Kölnische Rundschau vom 03.07.2000 Neue Hürden bei Entschädigung für Zwangsarbeiter
Rücknahme von 55 Klagen Voraussetzung für Zustimmung?
Hamburg. (dpa) Einer Entschädigung von NS-Zwangsarbeitern stehen immer neue
Hürden entgegen. Die deutsche Industrie wolle ihr Geld für den Fonds erst dann freigeben,
wenn alle 55 Klagen gegen deutsche Firmen vor US-Gerichten zurückgezogen seien, sagte
der Sprecher der Stiftungsinitiative der deutschen Wirtschaft, Wolfgang Gibowski. Der
Münchener Opfer-Anwalt Michael Witti wandte sich scharf gegen ein solches "Junktim".
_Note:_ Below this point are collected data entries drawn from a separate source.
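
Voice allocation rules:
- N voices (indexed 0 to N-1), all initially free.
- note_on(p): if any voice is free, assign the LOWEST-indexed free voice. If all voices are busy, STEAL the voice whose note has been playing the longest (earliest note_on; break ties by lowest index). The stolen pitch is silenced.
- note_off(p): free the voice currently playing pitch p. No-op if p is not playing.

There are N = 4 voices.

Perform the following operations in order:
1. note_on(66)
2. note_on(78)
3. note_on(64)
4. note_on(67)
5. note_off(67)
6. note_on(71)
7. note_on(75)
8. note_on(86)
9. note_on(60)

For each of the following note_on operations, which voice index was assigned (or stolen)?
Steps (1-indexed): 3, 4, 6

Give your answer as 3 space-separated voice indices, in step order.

Answer: 2 3 3

Derivation:
Op 1: note_on(66): voice 0 is free -> assigned | voices=[66 - - -]
Op 2: note_on(78): voice 1 is free -> assigned | voices=[66 78 - -]
Op 3: note_on(64): voice 2 is free -> assigned | voices=[66 78 64 -]
Op 4: note_on(67): voice 3 is free -> assigned | voices=[66 78 64 67]
Op 5: note_off(67): free voice 3 | voices=[66 78 64 -]
Op 6: note_on(71): voice 3 is free -> assigned | voices=[66 78 64 71]
Op 7: note_on(75): all voices busy, STEAL voice 0 (pitch 66, oldest) -> assign | voices=[75 78 64 71]
Op 8: note_on(86): all voices busy, STEAL voice 1 (pitch 78, oldest) -> assign | voices=[75 86 64 71]
Op 9: note_on(60): all voices busy, STEAL voice 2 (pitch 64, oldest) -> assign | voices=[75 86 60 71]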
Zwei Kläger hätten ihm bereits gesagt, sie würden ihre Klagen nicht zurückziehen, so Witti.
Auch der Unterhändler der rot-grünen Bundesregierung für die Zwangsarbeiterfrage,
Otto Graf Lambsdorff (FDP), sagte: "Jetzt hängt es davon ab, dass die Klagen vor den
amerikanischen Gerichten so schnell wie möglich zurückgenommen werden." Wenn das zügig vor
sich gehe, "könnten wir noch in diesem Jahr aus der Stiftung Geld an die Partnerorganisationen
zur Verfügung stellen".
Der Bundestag will das Gesetz für eine Entschädigungsstiftung am Donnerstag verabschieden,
der Bundesrat am 14. Juli. Nach Einschätzung von Lambsdorff wird es für den Gesetzentwurf
in Bundestag und Bundesrat große Mehrheiten geben.
Die Stiftungsinitiative hat sich verpflichtet, die zugesagten fünf Milliarden Mark
einzuzahlen. Die anderen fünf Milliarden Mark für den Fonds bringt die öffentliche Hand
auf. Bislang sind über 3,1 Milliarden Mark zusammen gekommen. Die Initiative bereite jetzt
eine bundesweite Aktion mit Prominenten vor, die öffentlich die Firmen zur Zahlung in den
Fonds aufrufen sollen, sagte Gibowski.